S. polyrhiza strain 5543 was collected from East Lake (30°32′ N, 114°21′ E) at the city of Wuhan, Hubei Province, China. The plants were cultured in 1/2 MS medium under the conditions described in Murashige and Skoog. (1962) with 16 h/8 h photoperiod (day/night) and temperature of 25 °C/15 °C (day/night) [85]. To display the expression levels of SpNramp genes under different abiotic stresses, we have set the four following groups: (1) control, (2) Fe2+ starvation and 50 μM Cd2+, (3) Mn2+ starvation and 50 μM Cd2+, and (4) 50 μM Cd2+ under the same conditions described above. Each group included three biological replicates. All plants were sampled at each time point (0, 6, 24, and 72 h) and then immediately frozen in liquid nitrogen and stored at −80 °C for further analysis.

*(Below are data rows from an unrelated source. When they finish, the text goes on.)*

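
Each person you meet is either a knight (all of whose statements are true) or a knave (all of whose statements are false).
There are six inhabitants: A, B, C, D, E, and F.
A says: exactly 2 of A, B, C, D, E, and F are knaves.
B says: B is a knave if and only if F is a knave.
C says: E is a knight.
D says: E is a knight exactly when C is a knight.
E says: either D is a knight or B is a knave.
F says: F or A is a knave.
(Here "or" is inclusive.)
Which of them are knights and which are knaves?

A is a knave, B is a knight, C is a knight, D is a knight, E is a knight, and F is a knight.

A is a knave, and the claim "exactly 2 of A, B, C, D, E, and F are knaves" is indeed false.
Since B is a knight, "B is a knave if and only if F is a knave" needs to be True, which holds.
As a knight, C's statement "E is a knight" should be True; it is.
D (knight): "E is a knight exactly when C is a knight" — True. ✓
Since E is a knight, "either D is a knight or B is a knave" needs to be True, which holds.
Since F is a knight, "F or A is a knave" needs to be True, which holds.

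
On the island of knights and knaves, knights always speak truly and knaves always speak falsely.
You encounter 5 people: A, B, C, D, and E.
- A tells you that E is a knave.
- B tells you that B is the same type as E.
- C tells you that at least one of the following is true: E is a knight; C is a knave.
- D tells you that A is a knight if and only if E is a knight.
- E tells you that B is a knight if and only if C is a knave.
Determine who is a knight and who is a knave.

As a knave, A's statement "E is a knave" should be False; it is.
B is a knave, so "B is the same type as E" must be False — and it is.
C is a knight, so "at least one of the following is true: E is a knight; C is a knave" must be True — and it is.
Since D is a knave, "A is a knight if and only if E is a knight" needs to be False, which holds.
Since E is a knight, "B is a knight if and only if C is a knave" needs to be True, which holds.

A is a knave, B is a knave, C is a knight, D is a knave, and E is a knight.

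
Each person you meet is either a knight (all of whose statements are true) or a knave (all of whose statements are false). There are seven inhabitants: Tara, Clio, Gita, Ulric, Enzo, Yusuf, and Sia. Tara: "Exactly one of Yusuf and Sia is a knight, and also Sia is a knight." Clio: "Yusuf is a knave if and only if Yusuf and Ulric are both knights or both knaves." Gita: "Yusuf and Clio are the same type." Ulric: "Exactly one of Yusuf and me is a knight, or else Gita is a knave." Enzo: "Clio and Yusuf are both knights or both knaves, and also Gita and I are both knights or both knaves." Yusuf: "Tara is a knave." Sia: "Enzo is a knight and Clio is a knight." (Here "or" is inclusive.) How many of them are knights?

The unique consistent assignment is Tara=knave, Clio=knave, Gita=knave, Ulric=knight, Enzo=knave, Yusuf=knight, Sia=knave.
That has 2 knights.

2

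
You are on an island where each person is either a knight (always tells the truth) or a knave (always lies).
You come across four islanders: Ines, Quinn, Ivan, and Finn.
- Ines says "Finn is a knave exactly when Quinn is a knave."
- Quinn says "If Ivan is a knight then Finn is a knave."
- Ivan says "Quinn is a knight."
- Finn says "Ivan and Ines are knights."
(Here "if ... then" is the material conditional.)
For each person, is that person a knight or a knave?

Ines is a knave, Quinn is a knight, Ivan is a knight, and Finn is a knave.

Ines is a knave; "Finn is a knave exactly when Quinn is a knave" is False, as required.
As a knight, Quinn's statement "if Ivan is a knight then Finn is a knave" should be True; it is.
Ivan (knight): "Quinn is a knight" — True. ✓
Finn is a knave, so "Ivan and Ines are knights" must be False — and it is.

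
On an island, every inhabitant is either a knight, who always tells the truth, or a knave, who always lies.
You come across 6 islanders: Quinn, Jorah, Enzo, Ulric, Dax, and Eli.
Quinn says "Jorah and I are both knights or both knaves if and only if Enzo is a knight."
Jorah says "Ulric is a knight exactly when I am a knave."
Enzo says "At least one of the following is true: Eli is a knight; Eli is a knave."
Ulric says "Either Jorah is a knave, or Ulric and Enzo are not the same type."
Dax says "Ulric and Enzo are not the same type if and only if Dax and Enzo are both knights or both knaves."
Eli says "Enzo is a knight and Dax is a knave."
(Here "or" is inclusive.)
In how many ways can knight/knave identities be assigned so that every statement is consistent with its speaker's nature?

0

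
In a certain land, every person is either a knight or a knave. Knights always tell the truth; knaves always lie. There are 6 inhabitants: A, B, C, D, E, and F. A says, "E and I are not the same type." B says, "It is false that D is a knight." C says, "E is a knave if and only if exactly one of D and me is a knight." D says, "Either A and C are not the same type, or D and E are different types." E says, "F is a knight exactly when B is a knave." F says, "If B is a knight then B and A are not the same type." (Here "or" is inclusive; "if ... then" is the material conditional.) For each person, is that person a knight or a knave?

A is a knave, so "E and I are not the same type" must be false — and it is.
B is a knight; "it is false that D is a knight" is True, as required.
C is a knave, and the claim "E is a knave if and only if exactly one of D and me is a knight" is indeed false.
Since D is a knave, "either A and C are not the same type, or D and E are different types" needs to be false, which holds.
E is a knave, and the claim "F is a knight exactly when B is a knave" is indeed false.
As a knight, F's statement "if B is a knight then B and A are not the same type" should be True; it is.

Knights: B and F. Knaves: A, C, D, and E.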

The oligonucleotide primers of SpNramp genes were designed by primer–primer 5 (Supplemental Materials Table S2). The Ominiplant RNA kit (CoWin Biosciences, Beijing, China) was used to extract the total RNA. The first-strand cDNA was synthesized using the PrimeScriptTM RT reagent kit (TaKaRa, Dalian, China). Bio-Rad CFX96 touch real time PCR system (Bio-Rad, Hercules, CA, USA) was used to run qRT-PCR with the TB Green® Premix Ex TaqTM kit (TaKaRa, Dalian, China). The qPCR program under the following conditions: 10 min at 95 °C, 40 cycles of 95 °C for 15 s, 59 °C for 30 s, and 72 °C for 30 s. A melting process at 60–95 °C was designed to generate the melting curve. The Actin (ACT) gene was used as an internal control. The 2−ΔΔCt method was employed to calculate the SpNramp genes’ relative expression [86]. Data were presented as the means ± standard deviations. Analysis of variance was carried out by SPSS 24.0 software using one-way analysis of variance (ANOVA).

5. Conclusions

Notably, the study was the first to elaborate in detail about the Nramp gene family information in genome-wide in S. polyrhiza. A series of promoter analysis indicated that there exists many stress and hormone response elements, which play a vital role in metal stress responses. GUS staining results indicate that SpNramp1, SpNramp2, and SpNramp3 were highly expressed in the root, indicating that the roots are involved in ions uptake. Furthermore, expression patterns demonstrate that SpNramp1, SpNramp2, and SpNramp3 were significantly induced by Fe or Mn starvation, but suppressed by single Cd treatment. Collectively, the study provided a foundation for the mechanisms research of heavy metal element absorption and transport in S. polyrhiza.